After Wetherspoons posted strong annual results last week, with a 15.6% jump in pre-tax profit, Barclays raised its estimate for the group’s earnings for the 2018 financial year by 11%, and predicted it would continue to perform well.
Barclays said it was “surprised to see” sales growth of 6.1% for the financial year so far, but that the strong performance would benefit shareholders, whether used to “build new pubs, buy back shares, freehold assets, or to reduce debt.”
Last week ratings agency Moody’s warned that pubs may suffer over the next 12-18 months, as earnings are hit by a decline in demand for beer, a weak pound and rises in the national living wage and inflation.

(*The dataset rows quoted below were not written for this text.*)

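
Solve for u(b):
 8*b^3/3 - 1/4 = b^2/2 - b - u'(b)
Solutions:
 u(b) = C1 - 2*b^4/3 + b^3/6 - b^2/2 + b/4


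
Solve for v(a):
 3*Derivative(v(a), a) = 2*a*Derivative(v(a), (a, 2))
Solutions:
 v(a) = C1 + C2*a^(5/2)


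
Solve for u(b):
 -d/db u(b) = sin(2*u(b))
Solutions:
 u(b) = pi - acos((-C1 - exp(4*b))/(C1 - exp(4*b)))/2
 u(b) = acos((-C1 - exp(4*b))/(C1 - exp(4*b)))/2


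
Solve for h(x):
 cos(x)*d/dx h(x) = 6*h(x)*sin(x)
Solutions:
 h(x) = C1/cos(x)^6


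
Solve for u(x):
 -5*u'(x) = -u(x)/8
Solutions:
 u(x) = C1*exp(x/40)


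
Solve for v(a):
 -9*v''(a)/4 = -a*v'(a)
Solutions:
 v(a) = C1 + C2*erfi(sqrt(2)*a/3)


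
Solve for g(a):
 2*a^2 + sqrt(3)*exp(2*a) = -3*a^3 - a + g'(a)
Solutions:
 g(a) = C1 + 3*a^4/4 + 2*a^3/3 + a^2/2 + sqrt(3)*exp(2*a)/2


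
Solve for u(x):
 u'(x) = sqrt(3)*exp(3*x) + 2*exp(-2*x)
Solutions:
 u(x) = C1 + sqrt(3)*exp(3*x)/3 - exp(-2*x)


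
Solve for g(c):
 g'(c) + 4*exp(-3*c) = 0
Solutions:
 g(c) = C1 + 4*exp(-3*c)/3


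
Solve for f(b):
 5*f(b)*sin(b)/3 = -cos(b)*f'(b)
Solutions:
 f(b) = C1*cos(b)^(5/3)


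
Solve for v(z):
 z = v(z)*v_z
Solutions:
 v(z) = -sqrt(C1 + z^2)
 v(z) = sqrt(C1 + z^2)


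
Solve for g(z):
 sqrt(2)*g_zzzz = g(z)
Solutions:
 g(z) = C1*exp(-2^(7/8)*z/2) + C2*exp(2^(7/8)*z/2) + C3*sin(2^(7/8)*z/2) + C4*cos(2^(7/8)*z/2)


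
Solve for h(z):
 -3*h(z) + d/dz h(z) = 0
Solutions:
 h(z) = C1*exp(3*z)


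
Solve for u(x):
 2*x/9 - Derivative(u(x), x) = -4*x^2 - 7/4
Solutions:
 u(x) = C1 + 4*x^3/3 + x^2/9 + 7*x/4


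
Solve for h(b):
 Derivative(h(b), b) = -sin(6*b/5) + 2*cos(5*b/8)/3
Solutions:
 h(b) = C1 + 16*sin(5*b/8)/15 + 5*cos(6*b/5)/6


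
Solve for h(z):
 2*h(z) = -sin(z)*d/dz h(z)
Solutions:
 h(z) = C1*(cos(z) + 1)/(cos(z) - 1)


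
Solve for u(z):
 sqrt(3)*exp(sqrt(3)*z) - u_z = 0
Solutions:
 u(z) = C1 + exp(sqrt(3)*z)


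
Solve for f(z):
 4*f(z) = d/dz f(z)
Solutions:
 f(z) = C1*exp(4*z)


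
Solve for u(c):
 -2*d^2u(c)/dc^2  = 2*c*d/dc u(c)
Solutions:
 u(c) = C1 + C2*erf(sqrt(2)*c/2)


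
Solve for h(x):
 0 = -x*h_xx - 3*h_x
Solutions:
 h(x) = C1 + C2/x^2


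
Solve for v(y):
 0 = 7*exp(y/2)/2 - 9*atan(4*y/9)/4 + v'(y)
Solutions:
 v(y) = C1 + 9*y*atan(4*y/9)/4 - 7*exp(y/2) - 81*log(16*y^2 + 81)/32


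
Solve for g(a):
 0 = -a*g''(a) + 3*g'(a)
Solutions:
 g(a) = C1 + C2*a^4


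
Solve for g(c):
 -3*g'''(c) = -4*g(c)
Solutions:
 g(c) = C3*exp(6^(2/3)*c/3) + (C1*sin(2^(2/3)*3^(1/6)*c/2) + C2*cos(2^(2/3)*3^(1/6)*c/2))*exp(-6^(2/3)*c/6)


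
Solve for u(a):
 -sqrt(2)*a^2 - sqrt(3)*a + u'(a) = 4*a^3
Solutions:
 u(a) = C1 + a^4 + sqrt(2)*a^3/3 + sqrt(3)*a^2/2


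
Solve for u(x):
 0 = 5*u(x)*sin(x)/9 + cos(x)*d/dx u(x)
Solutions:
 u(x) = C1*cos(x)^(5/9)


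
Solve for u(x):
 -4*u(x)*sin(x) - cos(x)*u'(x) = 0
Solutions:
 u(x) = C1*cos(x)^4


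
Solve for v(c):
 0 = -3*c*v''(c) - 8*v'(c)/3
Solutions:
 v(c) = C1 + C2*c^(1/9)


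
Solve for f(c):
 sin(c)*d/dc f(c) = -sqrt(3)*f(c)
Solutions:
 f(c) = C1*(cos(c) + 1)^(sqrt(3)/2)/(cos(c) - 1)^(sqrt(3)/2)


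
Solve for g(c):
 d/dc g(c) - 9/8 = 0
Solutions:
 g(c) = C1 + 9*c/8


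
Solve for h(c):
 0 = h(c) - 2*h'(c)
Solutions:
 h(c) = C1*exp(c/2)


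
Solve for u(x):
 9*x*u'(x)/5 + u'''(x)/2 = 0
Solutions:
 u(x) = C1 + Integral(C2*airyai(-18^(1/3)*5^(2/3)*x/5) + C3*airybi(-18^(1/3)*5^(2/3)*x/5), x)


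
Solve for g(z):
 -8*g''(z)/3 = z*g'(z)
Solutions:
 g(z) = C1 + C2*erf(sqrt(3)*z/4)


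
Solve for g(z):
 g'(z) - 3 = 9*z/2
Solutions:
 g(z) = C1 + 9*z^2/4 + 3*z


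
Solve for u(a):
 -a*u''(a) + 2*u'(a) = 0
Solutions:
 u(a) = C1 + C2*a^3


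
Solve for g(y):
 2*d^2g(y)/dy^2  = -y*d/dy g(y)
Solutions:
 g(y) = C1 + C2*erf(y/2)


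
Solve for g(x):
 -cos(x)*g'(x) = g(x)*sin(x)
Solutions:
 g(x) = C1*cos(x)


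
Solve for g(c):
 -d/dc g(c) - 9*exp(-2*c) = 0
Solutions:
 g(c) = C1 + 9*exp(-2*c)/2


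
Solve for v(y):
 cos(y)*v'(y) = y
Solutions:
 v(y) = C1 + Integral(y/cos(y), y)


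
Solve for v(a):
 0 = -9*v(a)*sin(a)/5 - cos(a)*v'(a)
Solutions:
 v(a) = C1*cos(a)^(9/5)


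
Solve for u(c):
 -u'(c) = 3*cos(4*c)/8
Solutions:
 u(c) = C1 - 3*sin(4*c)/32


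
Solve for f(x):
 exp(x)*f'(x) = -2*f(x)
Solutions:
 f(x) = C1*exp(2*exp(-x))


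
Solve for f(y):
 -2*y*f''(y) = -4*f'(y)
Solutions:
 f(y) = C1 + C2*y^3


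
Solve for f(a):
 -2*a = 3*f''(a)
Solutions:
 f(a) = C1 + C2*a - a^3/9


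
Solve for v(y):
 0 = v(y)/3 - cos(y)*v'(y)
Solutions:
 v(y) = C1*(sin(y) + 1)^(1/6)/(sin(y) - 1)^(1/6)


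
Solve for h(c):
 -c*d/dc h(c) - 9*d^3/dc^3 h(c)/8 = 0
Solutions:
 h(c) = C1 + Integral(C2*airyai(-2*3^(1/3)*c/3) + C3*airybi(-2*3^(1/3)*c/3), c)


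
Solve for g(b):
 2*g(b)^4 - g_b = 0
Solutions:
 g(b) = (-1/(C1 + 6*b))^(1/3)
 g(b) = (-1/(C1 + 2*b))^(1/3)*(-3^(2/3) - 3*3^(1/6)*I)/6
 g(b) = (-1/(C1 + 2*b))^(1/3)*(-3^(2/3) + 3*3^(1/6)*I)/6


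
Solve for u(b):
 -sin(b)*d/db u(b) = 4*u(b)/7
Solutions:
 u(b) = C1*(cos(b) + 1)^(2/7)/(cos(b) - 1)^(2/7)


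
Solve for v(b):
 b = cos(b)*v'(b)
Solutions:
 v(b) = C1 + Integral(b/cos(b), b)


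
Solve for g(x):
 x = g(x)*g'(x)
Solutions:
 g(x) = -sqrt(C1 + x^2)
 g(x) = sqrt(C1 + x^2)


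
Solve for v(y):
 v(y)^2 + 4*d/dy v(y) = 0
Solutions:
 v(y) = 4/(C1 + y)


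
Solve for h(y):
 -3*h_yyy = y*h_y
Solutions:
 h(y) = C1 + Integral(C2*airyai(-3^(2/3)*y/3) + C3*airybi(-3^(2/3)*y/3), y)


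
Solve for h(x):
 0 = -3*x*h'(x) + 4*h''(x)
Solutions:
 h(x) = C1 + C2*erfi(sqrt(6)*x/4)


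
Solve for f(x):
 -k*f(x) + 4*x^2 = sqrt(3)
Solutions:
 f(x) = (4*x^2 - sqrt(3))/k


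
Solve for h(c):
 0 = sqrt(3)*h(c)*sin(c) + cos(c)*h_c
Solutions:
 h(c) = C1*cos(c)^(sqrt(3))


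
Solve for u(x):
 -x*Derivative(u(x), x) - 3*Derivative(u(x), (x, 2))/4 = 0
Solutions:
 u(x) = C1 + C2*erf(sqrt(6)*x/3)


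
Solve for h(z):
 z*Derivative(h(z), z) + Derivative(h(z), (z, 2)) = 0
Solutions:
 h(z) = C1 + C2*erf(sqrt(2)*z/2)


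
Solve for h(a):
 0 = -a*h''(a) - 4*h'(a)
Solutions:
 h(a) = C1 + C2/a^3


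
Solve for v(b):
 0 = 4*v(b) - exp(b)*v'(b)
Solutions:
 v(b) = C1*exp(-4*exp(-b))


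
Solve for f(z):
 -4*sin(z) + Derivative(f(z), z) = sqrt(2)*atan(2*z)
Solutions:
 f(z) = C1 + sqrt(2)*(z*atan(2*z) - log(4*z^2 + 1)/4) - 4*cos(z)


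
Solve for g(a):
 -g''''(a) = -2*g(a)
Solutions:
 g(a) = C1*exp(-2^(1/4)*a) + C2*exp(2^(1/4)*a) + C3*sin(2^(1/4)*a) + C4*cos(2^(1/4)*a)


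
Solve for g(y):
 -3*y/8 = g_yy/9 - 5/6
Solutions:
 g(y) = C1 + C2*y - 9*y^3/16 + 15*y^2/4


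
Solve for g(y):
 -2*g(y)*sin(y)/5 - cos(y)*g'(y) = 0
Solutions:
 g(y) = C1*cos(y)^(2/5)


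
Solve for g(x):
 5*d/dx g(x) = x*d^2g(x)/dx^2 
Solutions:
 g(x) = C1 + C2*x^6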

Moody’s said reduced cash flow meant pubs were struggling to service their debt, and noted total beer sales in the UK had fallen 23.5% between 2000 and 2016.
The agency said a move towards selling food had helped offset this problem, but that converting pubs to include restaurants often required substantial upfront costs, which had limited free cash flow growth.
In comparison, Wetherspoons’ pubs have long had food available all day: Wetherspoons is the fourth most visited brand in the UK for breakfast, according to Barclays, behind only McDonald’s, Costa and Greggs. The group is also close to spending a record high on pub upkeep, said the note, but could reduce this significantly if sales begin to fall – providing a “huge cushion for profits.”
However, Barclays’ note does not mention the impact Brexit may have on Wetherspoons’ future trading. Moody’s cited this as a significant concern, since a high proportion of the food and drink sold at pubs is imported from the EU.
Wetherspoons chairman and Founder Tim Martin is a prominent Brexiteer. Commenting on the company’s strong profits last week, he denied that leaving the EU would pose problems for the company or for the UK, despite the fact that the chain relies on a large number of low-skilled migrant workers.
He said EU negotiators’ “current posturing and threats” were forcing British companies to “look elsewhere for supplies,” although said he would be “very reluctant” to do so. He said EU negotiators needed to “take a wise-up pill” to retain British business and avoid causing “further economic damage to struggling economies like Greece, Portugal, Spain and Italy.”
According to Moody’s, the rise of the national living wage – which went up to £7.50 per hour in April 2017 – has also negatively impacted pubs’ profits, as has the rise in inflation and a weaker pound Barclays conceded Wetherspoons is “highly sensitive to the UK economy,” and said ongoing increases in the national living wage “could be hard for the group to fully digest without suffering margin hit, or cash profit headwinds.”
On Monday, Barclays raised Wetherspoons’ price target to 1250p, up from 1150p.